Comprendo, señores, que todo esto debe pareceres extraño; pero ruego a los que duden de mi veracidad, se sirvan pasar a la Luna a comprobar los hechos y a convencerse de que he respetado la verdad tanto como cualquier otro viajero.
CAPÍTULO XVII
Si he de referirme a vuestros ojos, estoy cierto de que antes me fatigaría yo de referir los extraordinarios acontecimientos de mi vida, que de escucharlos vosotros. Vuestra atención es demasiado lisonjera para que termine mi narración en el segundo viaje a la Luna, como me había propuesto. Escuchad, pues si os place, una historia cuya autenticidad es tan incontestable como la de la precedente, pero la aventaja por lo maravillosa.
La lectura del viaje de Brydone por Sicilia hubo de inspirarme un vivo deseo de ver el Etna. En el camino nada notable me ocurrió; digo la verdad, aunque otros muchos, para hacer pagar los gastos de viaje a sus ingenuos lectores, no hubieran dejado de referir larga y enfáticamente infinitos detalles vulgares, indignos de la atención de los hombres serios.
Una mañana temprano, salí yo de una cabaña situada al pie de la montaña, firmemente resuelto a examinar el interior de este volcán, así me costara la vida. Después de tres horas de fatigosa marcha, llegué a la cima de la montaña. Hacía tres semanas que se oía rumor continuo en las profundidades del volcán. Bien conoceréis, señores, el Etna por las numerosas descripciones que de él se han hecho, y por lo mismo no he de repetiros lo que sabéis tan bien como yo, ahorrándome yo un trabajo y vosotros una fatiga inútil, cuando menos.
Tres veces di la vuelta al cráter, de que podéis formaros una idea figurándoos un inmenso embudo; y comprendiendo al fin que por más vueltas que le diera, no había de adelantar nada, tomé una heroica resolución, decidiéndome a saltar dentro.
Apenas hube saltado, cuando me sentí como hundido en un baño de vapor ardiente; los carbones encendidos que saltaban sin cesar me hicieron infinitas quemaduras en todo el cuerpo.
Pero por mucha que fuera la violencia con que se lanzaban las materias incandescentes, descendía yo más rápidamente que subían ellas por la ley de la gravedad; y al cabo de algunos instantes toqué el fondo.

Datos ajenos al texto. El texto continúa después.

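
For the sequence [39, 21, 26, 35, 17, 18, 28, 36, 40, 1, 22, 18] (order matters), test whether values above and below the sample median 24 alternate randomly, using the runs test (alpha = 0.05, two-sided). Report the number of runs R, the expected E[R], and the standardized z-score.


Step 1: Compute median = 24; label A = above, B = below.
Labels in order: ABAABBAAABBB  (n_A = 6, n_B = 6)
Step 2: Count runs R = 6.
Step 3: Under H0 (random ordering), E[R] = 2*n_A*n_B/(n_A+n_B) + 1 = 2*6*6/12 + 1 = 7.0000.
        Var[R] = 2*n_A*n_B*(2*n_A*n_B - n_A - n_B) / ((n_A+n_B)^2 * (n_A+n_B-1)) = 4320/1584 = 2.7273.
        SD[R] = 1.6514.
Step 4: Continuity-corrected z = (R + 0.5 - E[R]) / SD[R] = (6 + 0.5 - 7.0000) / 1.6514 = -0.3028.
Step 5: Two-sided p-value via normal approximation = 2*(1 - Phi(|z|)) = 0.762069.
Step 6: alpha = 0.05. fail to reject H0.

R = 6, z = -0.3028, p = 0.762069, fail to reject H0.


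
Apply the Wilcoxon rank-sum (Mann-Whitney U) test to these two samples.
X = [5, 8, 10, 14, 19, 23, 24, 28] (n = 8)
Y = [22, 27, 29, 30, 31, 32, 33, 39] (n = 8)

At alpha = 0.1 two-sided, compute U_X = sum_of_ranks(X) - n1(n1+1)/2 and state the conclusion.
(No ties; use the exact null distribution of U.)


Step 1: Combine and sort all 16 observations; assign midranks.
sorted (value, group): (5,X), (8,X), (10,X), (14,X), (19,X), (22,Y), (23,X), (24,X), (27,Y), (28,X), (29,Y), (30,Y), (31,Y), (32,Y), (33,Y), (39,Y)
ranks: 5->1, 8->2, 10->3, 14->4, 19->5, 22->6, 23->7, 24->8, 27->9, 28->10, 29->11, 30->12, 31->13, 32->14, 33->15, 39->16
Step 2: Rank sum for X: R1 = 1 + 2 + 3 + 4 + 5 + 7 + 8 + 10 = 40.
Step 3: U_X = R1 - n1(n1+1)/2 = 40 - 8*9/2 = 40 - 36 = 4.
       U_Y = n1*n2 - U_X = 64 - 4 = 60.
Step 4: No ties, so the exact null distribution of U (based on enumerating the C(16,8) = 12870 equally likely rank assignments) gives the two-sided p-value.
Step 5: p-value = 0.001865; compare to alpha = 0.1. reject H0.

U_X = 4, p = 0.001865, reject H0 at alpha = 0.1.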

Lo primero que noté fue un ruido espantoso, un concierto de juramentos, de gritos, de aullidos que al parecer salían de en torno de mí. Abro los ojos y veo… veo al mismísimo Vulcano acompañado de sus cíclopes. Estos señores, a quienes mi buen sentido había relegado, de mucho tiempo atrás, al dominio de la fábula, andaban a la greña hacía tres semanas sobre un artículo del reglamento interior y esta reyerta trascendía al exterior en rumores espantables. Mi aparición restableció, como por encanto, la paz y concordia entre los terribles pendencieros.